The Tong family first lived together in the “warehouse loft” of Sun Tong Laundry. It had kitchen, baths, and bedrooms. In the family compound, they ate communal meals. In the back of the Sun Tong Laundry, Tuey Hai Quan had a chicken coop for eggs. Wallace fed the chickens. Sun Yoke Tong brought their first home on 429 West De La Guerra Street in 1952. They eventually moved to 220 West Cota Street in 1957. It was a Spanish Mission style bungalow with four bedrooms.
Seen Hoy Tong, their daughter, arrived on April 16, 1952 at the Port of San Francisco aboard the S.S. President Wilson, steamer, from Hong Kong. She briefly attended Santa Barbara Junior High School.
Rose, Lily, Wallace, and Jeanne attended Lincoln Elementary School, Santa Barbara Junior High School. and Santa Barbara High School. They were busy growing up with school, sport, and church activities. During school days, after studying, they helped at Sun Tong Laundry. During the summers, they frequently played and swam at the Santa Barbara Beach along Cabrillo Boulevard. Wallace played baseball with Bing, Eddie, and Dorothy Yee in the back lots of Downtown. They went to Sunday School at the Chinese Mission under Miss Graham at the First Presbyterian Church. Rose and Lily attended Santa Barbara City College. Wallace graduated from University of California at Santa Barbara in Goleta.

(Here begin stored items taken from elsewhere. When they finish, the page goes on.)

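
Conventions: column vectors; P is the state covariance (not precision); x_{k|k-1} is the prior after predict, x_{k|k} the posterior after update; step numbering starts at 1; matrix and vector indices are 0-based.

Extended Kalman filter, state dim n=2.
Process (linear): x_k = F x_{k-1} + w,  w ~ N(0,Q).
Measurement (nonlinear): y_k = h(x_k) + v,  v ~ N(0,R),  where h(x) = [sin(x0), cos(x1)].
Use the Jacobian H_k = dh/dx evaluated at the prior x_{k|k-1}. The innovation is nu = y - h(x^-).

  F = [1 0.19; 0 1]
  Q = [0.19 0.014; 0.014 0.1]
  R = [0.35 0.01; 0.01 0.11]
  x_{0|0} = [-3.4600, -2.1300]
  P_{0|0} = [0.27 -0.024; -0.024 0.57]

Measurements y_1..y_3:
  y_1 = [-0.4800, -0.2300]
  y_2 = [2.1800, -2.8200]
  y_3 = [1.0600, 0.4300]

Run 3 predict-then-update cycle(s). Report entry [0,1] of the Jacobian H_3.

step 1: x^-=[-3.8647, -2.1300]  P^-=[0.4715 0.0983; 0.0983 0.6700]  H_jac=[-0.7498 0.0000; 0.0000 0.8477]  S=[0.6150 -0.0525; -0.0525 0.5914]  K=[-0.5670 0.0906; -0.0382 0.9569]  nu=[-1.1417, 0.3005]  x^+=[-3.1901, -1.7988]  P^+=[0.2635 0.0051; 0.0051 0.1237]
step 2: x^-=[-3.5319, -1.7988]  P^-=[0.4599 0.0426; 0.0426 0.2237]  H_jac=[-0.9248 0.0000; 0.0000 0.9741]  S=[0.7433 -0.0284; -0.0284 0.3223]  K=[-0.5692 0.0786; -0.0273 0.6738]  nu=[1.7995, -2.5939]  x^+=[-4.7600, -3.5957]  P^+=[0.2146 0.0030; 0.0030 0.0758]
step 3: x^-=[-5.4432, -3.5957]  P^-=[0.4084 0.0314; 0.0314 0.1758]  H_jac=[0.6675 0.0000; 0.0000 -0.4387]  S=[0.5320 0.0008; 0.0008 0.1438]  K=[0.5126 -0.0987; 0.0402 -0.5364]  nu=[0.3154, 1.3287]  x^+=[-5.4127, -4.2957]  P^+=[0.2673 0.0131; 0.0131 0.1336]

H_jac[0,1] = 0.0000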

With their frugal savings, Sun Yoke Tong and Tuey Hai Quan brought several properties in Santa Barbara. They built a small real estate empire with apartments on Castillo Street and another house on Milpas Street. In summer of 1968, they retired. They lived their Golden Years at 4013 Tropico Way, a split-level ranch style villa atop Mount Washington on San Rafael Hills of Los Angeles – The City of Angels.
Sun Yoke Tong died on March 15, 1988. His grave lies buried at Forest Lawn Memorial Park in Glendale with Tuey Hai Quan (died in October 10,1996). They had eight grandchildren.
Into the early 21st century, the Chinese laundries are waning and fading into dim remembrance of an American bygone era.